Tue Feb 03 03:50:00 UTC 2026: ### Indian Markets Rebound Slightly After Budget Day Selloff, Amidst Global Uncertainty
The Story:
Indian equity markets showed signs of recovery on Monday morning, following a selloff on Budget Day. The Sensex and Nifty indices posted gains, though mid-cap and small-cap indices experienced losses. Sectoral performance was mixed, with metal, realty, and oil & gas sectors performing well, while consumer durables and IT sectors lagged. The rebound occurred despite negative global cues, as Asian-Pacific markets experienced significant losses, and US markets also closed in the red in the previous session.
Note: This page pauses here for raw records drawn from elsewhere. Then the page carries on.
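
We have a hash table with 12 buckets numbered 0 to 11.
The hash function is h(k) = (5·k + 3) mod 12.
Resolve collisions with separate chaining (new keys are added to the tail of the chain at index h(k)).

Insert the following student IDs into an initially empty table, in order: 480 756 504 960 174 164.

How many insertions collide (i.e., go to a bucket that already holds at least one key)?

3

480 → bucket 3
756 → bucket 3 (collision)
504 → bucket 3 (collision)
960 → bucket 3 (collision)
174 → bucket 9
164 → bucket 7
Final buckets:
0: .
1: .
2: .
3: 480 -> 756 -> 504 -> 960
4: .
5: .
6: .
7: 164
8: .
9: 174
10: .
11: .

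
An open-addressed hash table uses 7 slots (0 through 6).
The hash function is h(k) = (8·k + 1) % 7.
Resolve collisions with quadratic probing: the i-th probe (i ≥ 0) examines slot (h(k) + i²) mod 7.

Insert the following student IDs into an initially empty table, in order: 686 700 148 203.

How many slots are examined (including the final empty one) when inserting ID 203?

686 hashes to 1; slot 1 is free → place at 1.
700 hashes to 1; 1 taken → place at 2.
148 hashes to 2; 2 taken → place at 3.
203 hashes to 1; 1,2 taken → place at 5.
Table: [∅, 686, 700, 148, ∅, 203, ∅]

3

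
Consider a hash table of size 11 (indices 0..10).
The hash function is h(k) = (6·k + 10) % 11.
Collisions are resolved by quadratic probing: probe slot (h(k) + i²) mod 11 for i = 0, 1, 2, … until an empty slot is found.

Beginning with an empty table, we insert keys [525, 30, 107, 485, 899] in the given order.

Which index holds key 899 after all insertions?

525 hashes to 3; slot 3 is free -> place at 3.
30 hashes to 3; 3 taken -> place at 4.
107 hashes to 3; 3,4 taken -> place at 7.
485 hashes to 5; slot 5 is free -> place at 5.
899 hashes to 3; 3,4,7 taken -> place at 1.
Table: [—, 899, —, 525, 30, 485, —, 107, —, —, —]

1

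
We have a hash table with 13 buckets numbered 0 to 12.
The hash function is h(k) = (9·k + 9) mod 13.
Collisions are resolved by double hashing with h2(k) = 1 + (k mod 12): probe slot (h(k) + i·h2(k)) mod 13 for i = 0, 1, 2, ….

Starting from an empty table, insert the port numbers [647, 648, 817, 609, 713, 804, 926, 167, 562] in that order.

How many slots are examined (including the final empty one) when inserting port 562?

5

647 hashes to 8; slot 8 is free -> place at 8.
648 hashes to 4; slot 4 is free -> place at 4.
817 hashes to 4, h2=2; 4 taken -> place at 6.
609 hashes to 4, h2=10; 4 taken -> place at 1.
713 hashes to 4, h2=6; 4 taken -> place at 10.
804 hashes to 4, h2=1; 4 taken -> place at 5.
926 hashes to 10, h2=3; 10 taken -> place at 0.
167 hashes to 4, h2=12; 4 taken -> place at 3.
562 hashes to 10, h2=11; 10,8,6,4 taken -> place at 2.
Table: [926, 609, 562, 167, 648, 804, 817, -, 647, -, 713, -, -]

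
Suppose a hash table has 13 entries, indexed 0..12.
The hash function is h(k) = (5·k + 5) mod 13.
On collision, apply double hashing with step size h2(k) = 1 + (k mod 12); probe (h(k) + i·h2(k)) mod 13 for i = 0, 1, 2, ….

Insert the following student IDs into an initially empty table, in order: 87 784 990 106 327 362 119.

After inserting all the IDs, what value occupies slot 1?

119

Insert 87: h=11, slot 11 empty => index 11.
Insert 784: h=12, slot 12 empty => index 12.
Insert 990: h=2, slot 2 empty => index 2.
Insert 106: h=2, h2=11, slot 2 occupied => index 0.
Insert 327: h=2, h2=4, slot 2 occupied => index 6.
Insert 362: h=8, slot 8 empty => index 8.
Insert 119: h=2, h2=12, slot 2 occupied => index 1.
Table: [106, 119, 990, _, _, _, 327, _, 362, _, _, 87, 784]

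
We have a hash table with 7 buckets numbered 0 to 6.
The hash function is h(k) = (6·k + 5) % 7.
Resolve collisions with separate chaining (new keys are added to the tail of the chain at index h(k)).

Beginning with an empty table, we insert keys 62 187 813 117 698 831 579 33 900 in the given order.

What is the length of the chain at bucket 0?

Insert 62: h=6, bucket 6 empty → new chain.
Insert 187: h=0, bucket 0 empty → new chain.
Insert 813: h=4, bucket 4 empty → new chain.
Insert 117: h=0, bucket 0 nonempty → append to chain.
Insert 698: h=0, bucket 0 nonempty → append to chain.
Insert 831: h=0, bucket 0 nonempty → append to chain.
Insert 579: h=0, bucket 0 nonempty → append to chain.
Insert 33: h=0, bucket 0 nonempty → append to chain.
Insert 900: h=1, bucket 1 empty → new chain.
Final buckets:
0: 187 -> 117 -> 698 -> 831 -> 579 -> 33
1: 900
2: —
3: —
4: 813
5: —
6: 62

6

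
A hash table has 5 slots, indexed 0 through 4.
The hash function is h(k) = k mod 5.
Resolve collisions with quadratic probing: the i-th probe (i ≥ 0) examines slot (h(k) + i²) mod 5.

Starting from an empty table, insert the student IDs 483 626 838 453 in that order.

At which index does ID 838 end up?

483 hashes to 3; slot 3 is free → place at 3.
626 hashes to 1; slot 1 is free → place at 1.
838 hashes to 3; 3 taken → place at 4.
453 hashes to 3; 3,4 taken → place at 2.
Table: [., 626, 453, 483, 838]

4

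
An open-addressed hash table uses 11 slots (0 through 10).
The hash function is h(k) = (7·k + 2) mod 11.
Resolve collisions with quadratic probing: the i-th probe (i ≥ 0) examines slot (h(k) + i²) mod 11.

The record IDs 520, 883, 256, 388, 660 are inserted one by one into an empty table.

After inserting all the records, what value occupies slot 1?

520

Insert 520: h=1, slot 1 empty -> index 1.
Insert 883: h=1, slot 1 occupied -> index 2.
Insert 256: h=1, slots 1,2 occupied -> index 5.
Insert 388: h=1, slots 1,2,5 occupied -> index 10.
Insert 660: h=2, slot 2 occupied -> index 3.
Table: [_, 520, 883, 660, _, 256, _, _, _, _, 388]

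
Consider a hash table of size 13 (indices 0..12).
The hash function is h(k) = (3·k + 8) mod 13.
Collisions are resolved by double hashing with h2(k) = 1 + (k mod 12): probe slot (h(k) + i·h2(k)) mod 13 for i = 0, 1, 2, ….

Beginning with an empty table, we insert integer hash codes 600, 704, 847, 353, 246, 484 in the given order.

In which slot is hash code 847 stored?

600: h=1 => slot 1
704: h=1, h2=9, probe 1,10 => slot 10
847: h=1, h2=8, probe 1,9 => slot 9
353: h=1, h2=6, probe 1,7 => slot 7
246: h=5 => slot 5
484: h=4 => slot 4
Table: [∅, 600, ∅, ∅, 484, 246, ∅, 353, ∅, 847, 704, ∅, ∅]

9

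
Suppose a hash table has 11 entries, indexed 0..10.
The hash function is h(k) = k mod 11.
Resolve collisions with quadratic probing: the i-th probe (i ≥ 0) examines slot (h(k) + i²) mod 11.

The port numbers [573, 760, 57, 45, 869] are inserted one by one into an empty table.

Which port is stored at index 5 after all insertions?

45

573 hashes to 1; slot 1 is free -> place at 1.
760 hashes to 1; 1 taken -> place at 2.
57 hashes to 2; 2 taken -> place at 3.
45 hashes to 1; 1,2 taken -> place at 5.
869 hashes to 0; slot 0 is free -> place at 0.
Table: [869, 573, 760, 57, ∅, 45, ∅, ∅, ∅, ∅, ∅]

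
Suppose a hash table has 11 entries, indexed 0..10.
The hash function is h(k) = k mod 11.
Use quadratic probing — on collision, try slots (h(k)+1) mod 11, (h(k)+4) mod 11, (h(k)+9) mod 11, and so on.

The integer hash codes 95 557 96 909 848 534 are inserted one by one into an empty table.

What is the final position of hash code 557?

95 hashes to 7; slot 7 is free -> place at 7.
557 hashes to 7; 7 taken -> place at 8.
96 hashes to 8; 8 taken -> place at 9.
909 hashes to 7; 7,8 taken -> place at 0.
848 hashes to 1; slot 1 is free -> place at 1.
534 hashes to 6; slot 6 is free -> place at 6.
Table: [909, 848, -, -, -, -, 534, 95, 557, 96, -]

8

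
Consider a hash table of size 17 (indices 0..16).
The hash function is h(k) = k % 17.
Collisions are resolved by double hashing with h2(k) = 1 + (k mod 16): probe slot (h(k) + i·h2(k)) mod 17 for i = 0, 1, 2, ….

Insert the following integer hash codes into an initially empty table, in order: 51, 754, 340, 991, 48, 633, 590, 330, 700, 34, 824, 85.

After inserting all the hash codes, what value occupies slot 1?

330

Insert 51: h=0, slot 0 empty → index 0.
Insert 754: h=6, slot 6 empty → index 6.
Insert 340: h=0, h2=5, slot 0 occupied → index 5.
Insert 991: h=5, h2=16, slot 5 occupied → index 4.
Insert 48: h=14, slot 14 empty → index 14.
Insert 633: h=4, h2=10, slots 4,14 occupied → index 7.
Insert 590: h=12, slot 12 empty → index 12.
Insert 330: h=7, h2=11, slot 7 occupied → index 1.
Insert 700: h=3, slot 3 empty → index 3.
Insert 34: h=0, h2=3, slots 0,3,6 occupied → index 9.
Insert 824: h=8, slot 8 empty → index 8.
Insert 85: h=0, h2=6, slots 0,6,12,1,7 occupied → index 13.
Table: [51, 330, ∅, 700, 991, 340, 754, 633, 824, 34, ∅, ∅, 590, 85, 48, ∅, ∅]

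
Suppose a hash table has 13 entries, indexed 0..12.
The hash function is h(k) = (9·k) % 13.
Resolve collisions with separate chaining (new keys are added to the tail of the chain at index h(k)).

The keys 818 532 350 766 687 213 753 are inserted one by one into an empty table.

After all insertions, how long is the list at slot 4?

5

818 -> bucket 4
532 -> bucket 4 (collision)
350 -> bucket 4 (collision)
766 -> bucket 4 (collision)
687 -> bucket 8
213 -> bucket 6
753 -> bucket 4 (collision)
Final buckets:
0: ∅
1: ∅
2: ∅
3: ∅
4: 818 -> 532 -> 350 -> 766 -> 753
5: ∅
6: 213
7: ∅
8: 687
9: ∅
10: ∅
11: ∅
12: ∅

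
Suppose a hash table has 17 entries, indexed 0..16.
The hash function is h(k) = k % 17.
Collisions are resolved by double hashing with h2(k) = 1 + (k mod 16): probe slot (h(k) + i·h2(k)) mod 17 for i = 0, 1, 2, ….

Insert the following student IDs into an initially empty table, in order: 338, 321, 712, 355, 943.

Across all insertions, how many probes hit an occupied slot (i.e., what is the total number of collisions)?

338: h=15 -> slot 15
321: h=15, h2=2, probe 15,0 -> slot 0
712: h=15, h2=9, probe 15,7 -> slot 7
355: h=15, h2=4, probe 15,2 -> slot 2
943: h=8 -> slot 8
Table: [321, -, 355, -, -, -, -, 712, 943, -, -, -, -, -, -, 338, -]

3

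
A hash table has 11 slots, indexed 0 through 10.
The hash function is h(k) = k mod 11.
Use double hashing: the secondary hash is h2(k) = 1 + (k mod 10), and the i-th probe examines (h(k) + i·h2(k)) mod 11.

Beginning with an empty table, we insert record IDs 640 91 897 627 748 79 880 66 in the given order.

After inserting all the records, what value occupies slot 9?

748

Insert 640: h=2, slot 2 empty => index 2.
Insert 91: h=3, slot 3 empty => index 3.
Insert 897: h=6, slot 6 empty => index 6.
Insert 627: h=0, slot 0 empty => index 0.
Insert 748: h=0, h2=9, slot 0 occupied => index 9.
Insert 79: h=2, h2=10, slot 2 occupied => index 1.
Insert 880: h=0, h2=1, slots 0,1,2,3 occupied => index 4.
Insert 66: h=0, h2=7, slot 0 occupied => index 7.
Table: [627, 79, 640, 91, 880, —, 897, 66, —, 748, —]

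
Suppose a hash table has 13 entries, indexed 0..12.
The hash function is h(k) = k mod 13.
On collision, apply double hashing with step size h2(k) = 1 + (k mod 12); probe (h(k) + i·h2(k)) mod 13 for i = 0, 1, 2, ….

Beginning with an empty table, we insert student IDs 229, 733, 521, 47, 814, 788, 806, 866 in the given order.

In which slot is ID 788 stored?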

Analysts attribute the Budget Day selloff to a knee-jerk reaction to the increase in Securities Transaction Tax (STT) on F&O trades, alongside some unrealistic expectations regarding Long Term Capital Gains (LTCG) tax changes.
Key Points:
- Sensex gained 373 points (0.46%) to reach 81,096.
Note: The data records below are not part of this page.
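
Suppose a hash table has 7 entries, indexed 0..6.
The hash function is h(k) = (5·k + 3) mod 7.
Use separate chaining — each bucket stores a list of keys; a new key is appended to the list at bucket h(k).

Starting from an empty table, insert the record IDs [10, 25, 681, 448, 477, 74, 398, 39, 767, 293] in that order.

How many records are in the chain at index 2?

4

10 → bucket 4
25 → bucket 2
681 → bucket 6
448 → bucket 3
477 → bucket 1
74 → bucket 2 (collision)
398 → bucket 5
39 → bucket 2 (collision)
767 → bucket 2 (collision)
293 → bucket 5 (collision)
Final buckets:
0: —
1: 477
2: 25 -> 74 -> 39 -> 767
3: 448
4: 10
5: 398 -> 293
6: 681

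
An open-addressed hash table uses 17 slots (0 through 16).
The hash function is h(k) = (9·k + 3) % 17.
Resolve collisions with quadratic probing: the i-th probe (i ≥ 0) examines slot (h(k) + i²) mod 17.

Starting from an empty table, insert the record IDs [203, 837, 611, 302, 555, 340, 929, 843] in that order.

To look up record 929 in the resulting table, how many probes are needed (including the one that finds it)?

203: h=11 → slot 11
837: h=5 → slot 5
611: h=11, probe 11,12 → slot 12
302: h=1 → slot 1
555: h=0 → slot 0
340: h=3 → slot 3
929: h=0, probe 0,1,4 → slot 4
843: h=8 → slot 8
Table: [555, 302, —, 340, 929, 837, —, —, 843, —, —, 203, 611, —, —, —, —]
Lookup 929: h=0, probe 0,1,4 → found at 4.

3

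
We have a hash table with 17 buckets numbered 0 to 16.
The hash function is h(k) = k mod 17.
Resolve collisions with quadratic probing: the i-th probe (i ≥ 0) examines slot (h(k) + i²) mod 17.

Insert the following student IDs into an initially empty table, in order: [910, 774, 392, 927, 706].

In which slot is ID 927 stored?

Insert 910: h=9, slot 9 empty => index 9.
Insert 774: h=9, slot 9 occupied => index 10.
Insert 392: h=1, slot 1 empty => index 1.
Insert 927: h=9, slots 9,10 occupied => index 13.
Insert 706: h=9, slots 9,10,13,1 occupied => index 8.
Table: [-, 392, -, -, -, -, -, -, 706, 910, 774, -, -, 927, -, -, -]

13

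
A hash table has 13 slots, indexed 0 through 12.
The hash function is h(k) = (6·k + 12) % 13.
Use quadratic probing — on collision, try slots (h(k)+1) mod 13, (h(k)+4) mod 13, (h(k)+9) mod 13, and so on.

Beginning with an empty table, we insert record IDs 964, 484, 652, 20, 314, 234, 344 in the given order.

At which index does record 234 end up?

Insert 964: h=11, slot 11 empty -> index 11.
Insert 484: h=4, slot 4 empty -> index 4.
Insert 652: h=11, slot 11 occupied -> index 12.
Insert 20: h=2, slot 2 empty -> index 2.
Insert 314: h=11, slots 11,12,2 occupied -> index 7.
Insert 234: h=12, slot 12 occupied -> index 0.
Insert 344: h=9, slot 9 empty -> index 9.
Table: [234, _, 20, _, 484, _, _, 314, _, 344, _, 964, 652]

0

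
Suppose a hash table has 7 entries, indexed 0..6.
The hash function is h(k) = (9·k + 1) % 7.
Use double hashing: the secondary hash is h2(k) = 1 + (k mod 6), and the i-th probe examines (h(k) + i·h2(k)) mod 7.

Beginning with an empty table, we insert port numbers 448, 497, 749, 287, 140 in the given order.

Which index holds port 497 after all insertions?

Insert 448: h=1, slot 1 empty -> index 1.
Insert 497: h=1, h2=6, slot 1 occupied -> index 0.
Insert 749: h=1, h2=6, slots 1,0 occupied -> index 6.
Insert 287: h=1, h2=6, slots 1,0,6 occupied -> index 5.
Insert 140: h=1, h2=3, slot 1 occupied -> index 4.
Table: [497, 448, _, _, 140, 287, 749]

0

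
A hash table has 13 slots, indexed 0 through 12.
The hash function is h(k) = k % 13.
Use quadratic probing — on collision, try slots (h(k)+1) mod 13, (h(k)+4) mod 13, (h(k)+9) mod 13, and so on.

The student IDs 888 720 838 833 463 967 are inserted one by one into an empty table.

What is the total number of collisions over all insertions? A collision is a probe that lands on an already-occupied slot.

888 hashes to 4; slot 4 is free => place at 4.
720 hashes to 5; slot 5 is free => place at 5.
838 hashes to 6; slot 6 is free => place at 6.
833 hashes to 1; slot 1 is free => place at 1.
463 hashes to 8; slot 8 is free => place at 8.
967 hashes to 5; 5,6 taken => place at 9.
Table: [—, 833, —, —, 888, 720, 838, —, 463, 967, —, —, —]

2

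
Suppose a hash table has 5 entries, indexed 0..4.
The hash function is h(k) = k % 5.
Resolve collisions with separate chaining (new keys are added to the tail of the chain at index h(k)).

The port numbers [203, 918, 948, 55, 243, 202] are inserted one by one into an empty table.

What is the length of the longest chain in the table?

Insert 203: h=3, bucket 3 empty -> new chain.
Insert 918: h=3, bucket 3 nonempty -> append to chain.
Insert 948: h=3, bucket 3 nonempty -> append to chain.
Insert 55: h=0, bucket 0 empty -> new chain.
Insert 243: h=3, bucket 3 nonempty -> append to chain.
Insert 202: h=2, bucket 2 empty -> new chain.
Final buckets:
0: 55
1: .
2: 202
3: 203 -> 918 -> 948 -> 243
4: .

4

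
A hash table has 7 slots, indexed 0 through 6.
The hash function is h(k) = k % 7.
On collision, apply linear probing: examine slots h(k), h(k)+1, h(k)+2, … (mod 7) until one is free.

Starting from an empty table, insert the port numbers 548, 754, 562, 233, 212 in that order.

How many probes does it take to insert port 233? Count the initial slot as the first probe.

3

548: h=2 -> slot 2
754: h=5 -> slot 5
562: h=2, probe 2,3 -> slot 3
233: h=2, probe 2,3,4 -> slot 4
212: h=2, probe 2,3,4,5,6 -> slot 6
Table: [., ., 548, 562, 233, 754, 212]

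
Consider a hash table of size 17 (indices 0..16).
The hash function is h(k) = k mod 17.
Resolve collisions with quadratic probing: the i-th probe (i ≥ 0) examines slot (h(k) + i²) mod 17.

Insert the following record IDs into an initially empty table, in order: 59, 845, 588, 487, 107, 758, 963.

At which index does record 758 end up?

14

59 hashes to 8; slot 8 is free → place at 8.
845 hashes to 12; slot 12 is free → place at 12.
588 hashes to 10; slot 10 is free → place at 10.
487 hashes to 11; slot 11 is free → place at 11.
107 hashes to 5; slot 5 is free → place at 5.
758 hashes to 10; 10,11 taken → place at 14.
963 hashes to 11; 11,12 taken → place at 15.
Table: [∅, ∅, ∅, ∅, ∅, 107, ∅, ∅, 59, ∅, 588, 487, 845, ∅, 758, 963, ∅]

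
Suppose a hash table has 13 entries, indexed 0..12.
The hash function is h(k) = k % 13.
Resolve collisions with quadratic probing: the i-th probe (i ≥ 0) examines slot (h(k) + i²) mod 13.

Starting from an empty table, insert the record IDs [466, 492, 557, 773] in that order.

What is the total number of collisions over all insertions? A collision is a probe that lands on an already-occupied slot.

466 hashes to 11; slot 11 is free -> place at 11.
492 hashes to 11; 11 taken -> place at 12.
557 hashes to 11; 11,12 taken -> place at 2.
773 hashes to 6; slot 6 is free -> place at 6.
Table: [-, -, 557, -, -, -, 773, -, -, -, -, 466, 492]

3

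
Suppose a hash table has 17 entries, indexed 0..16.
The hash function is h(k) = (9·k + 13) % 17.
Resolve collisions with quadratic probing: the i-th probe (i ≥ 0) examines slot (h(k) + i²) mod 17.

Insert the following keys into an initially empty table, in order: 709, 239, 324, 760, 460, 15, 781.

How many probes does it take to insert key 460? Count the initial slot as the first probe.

3

709 hashes to 2; slot 2 is free → place at 2.
239 hashes to 5; slot 5 is free → place at 5.
324 hashes to 5; 5 taken → place at 6.
760 hashes to 2; 2 taken → place at 3.
460 hashes to 5; 5,6 taken → place at 9.
15 hashes to 12; slot 12 is free → place at 12.
781 hashes to 4; slot 4 is free → place at 4.
Table: [., ., 709, 760, 781, 239, 324, ., ., 460, ., ., 15, ., ., ., .]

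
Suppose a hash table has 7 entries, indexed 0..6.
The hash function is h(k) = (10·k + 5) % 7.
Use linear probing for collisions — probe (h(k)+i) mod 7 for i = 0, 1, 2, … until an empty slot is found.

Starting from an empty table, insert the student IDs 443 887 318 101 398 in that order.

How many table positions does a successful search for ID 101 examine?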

- Nifty gained 87 points (0.35%) to settle at 24,913.
- Nifty Midcap 100 declined 0.50%, and Nifty Smallcap 100 lost 0.85%.
- Metal, realty, and oil & gas sectors traded in the green.
- Nifty consumer durables and IT sectors were major losers, down 1% and 0.61%, respectively.
- Analysts believe the Budget Day selloff was a reaction to the increased STT on F&O trades.
- Foreign Institutional Investors (FIIs) net sold equities worth Rs 588 crore on February 1st, while Domestic Institutional Investors (DIIs) were net sellers of equities worth Rs 683 crore.
- Asian-Pacific markets experienced significant losses, with China’s Shanghai index easing 1.32%, Shenzhen losing 1.41%, Japan’s Nikkei declining 0.52%, and Hong Kong’s Hang Seng Index losing 2.15%.
Critical Analysis:
The timing of this marginal recovery warrants some consideration. Given that February 3rd saw potentially market altering news regarding US and India trade deals, it is possible that the “positive start” to the trading week anticipated on February 2nd (per the provided context “Trade setup for Feb 2: GIFT NIFTY suggests a positive start on Monday, will it sustain?”) was slightly delayed and mitigated by global headwinds.
Key Takeaways:
- Indian markets are exhibiting resilience, showing potential for recovery despite a negative global environment.
- Government policy changes, such as the STT increase, can have immediate and significant impacts on market sentiment.
- Sectoral performance varies widely, highlighting the importance of diversification for investors.
- FII and DII activity can influence market direction, but their impact can be offset by other factors.
- Global economic conditions and international market performance continue to exert influence on Indian markets.